Throughout our nation’s history many a president-a soldier-a sailor-an airman-a Marine-a farmer-a business person-a mother-a father-has found this book’s words to be, “…a lamp unto his feet and a light to his path…” in their darkest hours. We must commit this word in our mind and heart to have it ready at hand to make the right choices to continue to keep America a strong nation originally founded on Christian morality and values.
Francis Scott Key, the author of our Star Spangled Banner, stated once, “…(the patriot) will therefore seek to establish for his country in the eyes of the world, such a character as shall make her not unworthy of the name of a Christian nation.” On our watch let it not be said that we faltered or dropped the torch, but kept the light held high in all our arenas of life for all of our life.

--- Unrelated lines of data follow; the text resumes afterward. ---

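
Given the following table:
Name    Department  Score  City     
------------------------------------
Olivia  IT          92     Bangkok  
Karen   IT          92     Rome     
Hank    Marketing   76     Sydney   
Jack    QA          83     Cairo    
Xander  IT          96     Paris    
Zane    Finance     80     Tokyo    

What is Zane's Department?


Row 6: Zane
Department = Finance

ANSWER: Finance


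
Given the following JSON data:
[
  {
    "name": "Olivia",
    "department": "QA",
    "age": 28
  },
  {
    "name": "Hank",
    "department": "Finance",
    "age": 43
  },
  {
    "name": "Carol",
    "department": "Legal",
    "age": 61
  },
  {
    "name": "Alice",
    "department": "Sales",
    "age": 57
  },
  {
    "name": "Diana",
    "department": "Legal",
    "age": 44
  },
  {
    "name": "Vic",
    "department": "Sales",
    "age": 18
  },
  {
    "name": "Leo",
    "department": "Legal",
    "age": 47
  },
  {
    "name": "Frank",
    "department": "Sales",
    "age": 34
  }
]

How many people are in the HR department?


Scanning records for department = HR
  No matches found
Count: 0

ANSWER: 0


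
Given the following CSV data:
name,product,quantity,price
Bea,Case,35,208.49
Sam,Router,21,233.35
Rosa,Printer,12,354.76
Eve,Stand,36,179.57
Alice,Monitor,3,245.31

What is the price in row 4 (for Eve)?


Row 4: Eve
Column 'price' = 179.57

ANSWER: 179.57


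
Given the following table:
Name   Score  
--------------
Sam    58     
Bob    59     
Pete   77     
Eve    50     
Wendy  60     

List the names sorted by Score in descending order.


Sorting by Score (descending):
  Pete: 77
  Wendy: 60
  Bob: 59
  Sam: 58
  Eve: 50


ANSWER: Pete, Wendy, Bob, Sam, Eve


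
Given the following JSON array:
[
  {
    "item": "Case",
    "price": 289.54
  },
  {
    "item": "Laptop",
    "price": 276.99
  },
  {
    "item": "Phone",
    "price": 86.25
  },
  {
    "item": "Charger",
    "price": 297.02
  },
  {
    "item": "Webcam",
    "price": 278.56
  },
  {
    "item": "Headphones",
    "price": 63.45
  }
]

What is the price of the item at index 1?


Array index 1 -> Laptop
price = 276.99

ANSWER: 276.99


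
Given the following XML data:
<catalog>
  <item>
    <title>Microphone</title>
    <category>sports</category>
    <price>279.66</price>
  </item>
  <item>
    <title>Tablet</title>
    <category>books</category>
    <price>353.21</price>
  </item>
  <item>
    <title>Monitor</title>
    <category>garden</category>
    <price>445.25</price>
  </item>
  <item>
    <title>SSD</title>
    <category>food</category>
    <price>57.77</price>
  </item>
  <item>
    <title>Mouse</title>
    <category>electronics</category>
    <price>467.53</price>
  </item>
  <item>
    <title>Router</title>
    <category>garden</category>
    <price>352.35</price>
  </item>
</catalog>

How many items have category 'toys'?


Scanning <item> elements for <category>toys</category>:
Count: 0

ANSWER: 0


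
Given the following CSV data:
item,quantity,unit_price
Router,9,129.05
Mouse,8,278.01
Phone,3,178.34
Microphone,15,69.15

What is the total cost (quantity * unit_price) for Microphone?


Row: Microphone
quantity = 15
unit_price = 69.15
total = 15 * 69.15 = 1037.25

ANSWER: 1037.25


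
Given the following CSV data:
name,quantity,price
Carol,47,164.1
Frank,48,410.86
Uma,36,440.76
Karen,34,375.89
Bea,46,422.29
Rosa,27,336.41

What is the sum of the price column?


Values in 'price' column:
  Row 1: 164.1
  Row 2: 410.86
  Row 3: 440.76
  Row 4: 375.89
  Row 5: 422.29
  Row 6: 336.41
Sum = 164.1 + 410.86 + 440.76 + 375.89 + 422.29 + 336.41 = 2150.31

ANSWER: 2150.31


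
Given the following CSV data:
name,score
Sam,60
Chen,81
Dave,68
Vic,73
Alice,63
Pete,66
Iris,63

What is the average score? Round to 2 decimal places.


Scores: 60, 81, 68, 73, 63, 66, 63
Sum = 474
Count = 7
Average = 474 / 7 = 67.71

ANSWER: 67.71


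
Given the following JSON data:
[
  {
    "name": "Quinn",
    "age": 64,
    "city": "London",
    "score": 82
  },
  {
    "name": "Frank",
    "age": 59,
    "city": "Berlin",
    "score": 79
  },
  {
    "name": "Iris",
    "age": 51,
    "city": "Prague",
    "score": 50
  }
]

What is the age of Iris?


Looking up record where name = Iris
Record index: 2
Field 'age' = 51

ANSWER: 51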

Students of Civil War history may recall that 1846 West Point graduate, LTG Thomas J. “Stonewall” Jackson, was shot by one of his own men on a picket line at Chancellorsville in 1863. As he lay on his deathbed after having an arm amputated, he is quoted to have spoken these words, “I consider these wounds a blessing; they were given me for some good and wise purpose, and I would not part with them if I could.” My dear fellow patriots here today at this bastion of preparation to protect the peace, but, if necessary, to war successfully against our nation’s enemies, I did not lose my legs, I gave them. All these years since 1967 with these severe wounds, sincerely I would not be who I am to do what I do with my convictions and faith had I left Vietnam uninjured to return to that good Dallas life I had planned. Today just as Sgt. Jimmy Hill saved me to come home in Caesar’s world, my belief in my Savior Jesus the Christ, allows me to be saved and eventually to go home to our Father in heaven.
I conclude in my prayer for each of you hearing my testimony this day that you will make that decision of faith so that heaven will also be your final assignment. May God bless, preserve, and protect you in peace and war.